Uzmanlar, mikroplastiklerin tarım, hayvancılık ve balıkçılık ürünleriyle insan vücuduna kolaylıkla geçtiğini belirterek, "Planktonlardan balıklara, oradan insanlara uzanan bir döngü var. Mikroplastikler, su ekosistemlerinde birikerek besin zincirinin her aşamasını kirletiyor" dedi.
Çukurova Üniversitesi ve Greenpeace Akdeniz'in ortak çalışması, Türkiye'de satılan midye dolmalarda her bir dolma başına ortalama 0,6 mikroplastik parçacığı tespit etti.
Singapur Ulusal Üniversitesi'nden Dr. Emily Curren, mikroplastiklerin denizlerdeki mikroorganizmalar yoluyla taşındığını ve bazılarının insan sağlığına zararlı patojenler içerdiğini vurgulayarak, "Deniz canlıları bu parçacıkları yiyecek sanarak yutuyor ve bu, besin zinciri yoluyla doğrudan insanlara ulaşıyor" dedi.
İNSAN SAĞLIĞINA CİDDİ TEHDİT
Mikroplastiklerin insan sağlığı üzerindeki etkileri, bilim dünyasında endişe verici bir tablo ortaya koydu.
Kardiyoloji uzmanları, mikroplastiklerin kan dolaşımına karışarak damar iç yüzeyinde iltihaplanmaya ve damar sertliğine yol açabileceğini belirterek, "2023'te The Lancet'te yayımlanan bir çalışma, kalp damarlarında mikroplastik tespit edilen hastaların daha kötü klinik sonuçlara sahip olduğunu gösterdi" dedi.

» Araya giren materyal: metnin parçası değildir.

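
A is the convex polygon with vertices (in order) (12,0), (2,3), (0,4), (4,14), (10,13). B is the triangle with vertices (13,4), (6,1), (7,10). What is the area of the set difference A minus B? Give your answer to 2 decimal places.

80.47

|A| = 108, |A∩B| = 27.5287.
|A ∖ B| = |A| − |A∩B| = 108 − 27.5287 = 80.47.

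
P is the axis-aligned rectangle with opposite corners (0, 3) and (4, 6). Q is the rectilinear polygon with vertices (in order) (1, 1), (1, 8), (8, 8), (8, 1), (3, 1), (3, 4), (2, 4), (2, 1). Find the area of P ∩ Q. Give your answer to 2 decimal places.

8.00

The intersection is the polygon with vertices (4,6), (4,3), (3,3), (3,4), (2,4), (2,3), (1,3), (1,6).
By the shoelace formula its area is 8.00.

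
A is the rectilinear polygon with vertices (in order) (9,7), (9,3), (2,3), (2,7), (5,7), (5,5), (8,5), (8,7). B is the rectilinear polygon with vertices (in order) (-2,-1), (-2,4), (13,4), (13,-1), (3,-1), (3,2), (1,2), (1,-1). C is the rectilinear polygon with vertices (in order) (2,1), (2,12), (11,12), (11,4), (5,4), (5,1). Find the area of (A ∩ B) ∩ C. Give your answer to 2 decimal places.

3.00

|A ∩ B| = 7.
|(A ∩ B) ∩ C| = 3.00.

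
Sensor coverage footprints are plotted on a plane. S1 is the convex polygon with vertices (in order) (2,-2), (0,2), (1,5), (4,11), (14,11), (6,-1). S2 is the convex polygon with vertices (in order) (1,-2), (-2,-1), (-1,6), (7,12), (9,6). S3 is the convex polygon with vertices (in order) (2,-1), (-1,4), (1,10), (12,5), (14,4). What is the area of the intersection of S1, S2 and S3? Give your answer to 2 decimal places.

The intersection is the polygon with vertices (1,5), (3,9), (3.075,9.057), (8.857,6.429), (9,6), (2,-1), (0.071,2.214).
By the shoelace formula its area is 45.01.

45.01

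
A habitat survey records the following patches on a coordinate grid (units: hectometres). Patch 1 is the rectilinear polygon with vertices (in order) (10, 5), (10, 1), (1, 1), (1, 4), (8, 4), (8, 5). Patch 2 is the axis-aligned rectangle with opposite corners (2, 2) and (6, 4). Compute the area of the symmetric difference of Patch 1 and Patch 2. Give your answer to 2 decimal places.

21.00

|Patch 1| = 29, |Patch 2| = 8, |Patch 1∩Patch 2| = 8.
|Patch 1 △ Patch 2| = |Patch 1| + |Patch 2| − 2·|Patch 1∩Patch 2| = 29 + 8 − 16 = 21.00.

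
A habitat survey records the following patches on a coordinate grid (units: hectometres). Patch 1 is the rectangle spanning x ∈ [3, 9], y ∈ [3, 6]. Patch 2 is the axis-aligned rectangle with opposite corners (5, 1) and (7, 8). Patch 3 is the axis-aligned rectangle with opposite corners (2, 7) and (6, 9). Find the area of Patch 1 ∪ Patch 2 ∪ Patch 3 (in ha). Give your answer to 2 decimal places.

By inclusion–exclusion:
Individual areas: |Patch 1| = 18, |Patch 2| = 14, |Patch 3| = 8.
|Patch 1∩Patch 2|: x∈[5,7], y∈[3,6] → 2·3 = 6.
|Patch 1∩Patch 3| = 0 (no overlap).
|Patch 2∩Patch 3|: x∈[5,6], y∈[7,8] → 1·1 = 1.
|Patch 1∩Patch 2∩Patch 3| = 0.
|Patch 1 ∪ Patch 2 ∪ Patch 3| = 40 − 7 + 0 = 33.00.

33.00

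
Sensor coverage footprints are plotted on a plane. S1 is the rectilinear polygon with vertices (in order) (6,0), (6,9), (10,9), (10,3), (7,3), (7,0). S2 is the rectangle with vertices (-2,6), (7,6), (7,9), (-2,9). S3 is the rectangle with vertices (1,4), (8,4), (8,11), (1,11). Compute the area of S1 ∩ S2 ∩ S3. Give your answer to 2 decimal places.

3.00

The intersection is the polygon with vertices (7,9), (7,6), (6,6), (6,9).
By the shoelace formula its area is 3.00.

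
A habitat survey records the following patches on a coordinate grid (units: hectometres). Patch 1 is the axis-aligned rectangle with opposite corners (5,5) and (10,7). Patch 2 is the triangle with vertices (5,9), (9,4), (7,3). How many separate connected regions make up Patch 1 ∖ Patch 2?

2

Patch 1 ∖ Patch 2 splits into 2 disjoint pieces (area 5.2, area 2).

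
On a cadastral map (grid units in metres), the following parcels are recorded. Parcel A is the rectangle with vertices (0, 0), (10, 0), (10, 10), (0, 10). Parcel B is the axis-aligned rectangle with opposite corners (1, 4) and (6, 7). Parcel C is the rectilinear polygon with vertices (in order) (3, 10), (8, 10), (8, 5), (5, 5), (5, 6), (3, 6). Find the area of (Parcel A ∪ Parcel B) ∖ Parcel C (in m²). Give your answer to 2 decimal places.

77.00

|Parcel A ∪ Parcel B| = 100.
|(Parcel A ∪ Parcel B) ∩ Parcel C| = 23.
|(Parcel A ∪ Parcel B) ∖ Parcel C| = 100 − 23 = 77.00.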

Portsmouth Üniversitesi Devrim Plastikleri Enstitüsü Müdür Yardımcısı Dr. Cressida Bowyer, "Plastiğin insan sağlığı için ciddi riskler oluşturduğuna dair kanıtlar artıyor. Ancak bu tehdide karşı küresel sağlık önlemleri hâlâ yetersiz" dedi.
Mikroplastiklerin endokrin sistem üzerindeki etkileri de dikkat çekti.
ÇEVRESEL FELAKET VE KÜRESEL KRİZ
Mikroplastik kirliliği, yalnızca insan sağlığını değil, tüm ekosistemi tehdit ediyor. Pasifik Okyanusu'nda biriken "Büyük Pasifik Çöp Yığını", 1,8 trilyon plastik parça içeriyor ve bu parçaların çoğu mikroplastiğe dönüşüyor.
Avustralya'daki Wollongong Üniversitesi'nin raporuna göre, plastik kirliliğinin küresel ekonomik maliyeti 2030'a kadar 229 milyar dolara ulaşabilir.
Ulusal Oşinografi Merkezi'nden Dr. Alison Horton, "Mikroplastikler birikince enflamasyon, hücre hasarı ve hormonal değişiklikler görülüyor. Bu, hayvanları zayıflatıyor ve ölüme yol açıyor" dedi.
ÇÖZÜM ARAYIŞLARI VE BİREYSEL ÖNLEMLER
Uzmanlar, mikroplastik kirliliğini azaltmak için hem bireysel hem de toplumsal adımların şart olduğunu vurguladı.
Uzmanlar, plastik kullanımının azaltılması, geri dönüşümün yaygınlaştırılması ve sanayi atıklarının daha sıkı denetlenmesi gerektiğini belirterek, "Biyolojik olarak parçalanabilen malzemeler geliştirilmeli ve çevre farkındalığı artırılmalı" dedi.
Bireyler de bu mücadelede rol oynayabilir. Tek kullanımlık plastiklerden kaçınmak, cam veya metal alternatifler kullanmak, musluk suyu için kaliteli filtreler tercih etmek ve mikroplastik salınımını azaltan çamaşır torbaları kullanmak önerilen adımlar arasında.
Bilim insanları, bu sorunun çözümü için küresel işbirliği ve bireysel farkındalığın kritik olduğunu vurguladı.
Uzmanlar net çağrısı, "Bu görünmez düşmana karşı harekete geçme zamanı geldi." Sözlerini kullandı.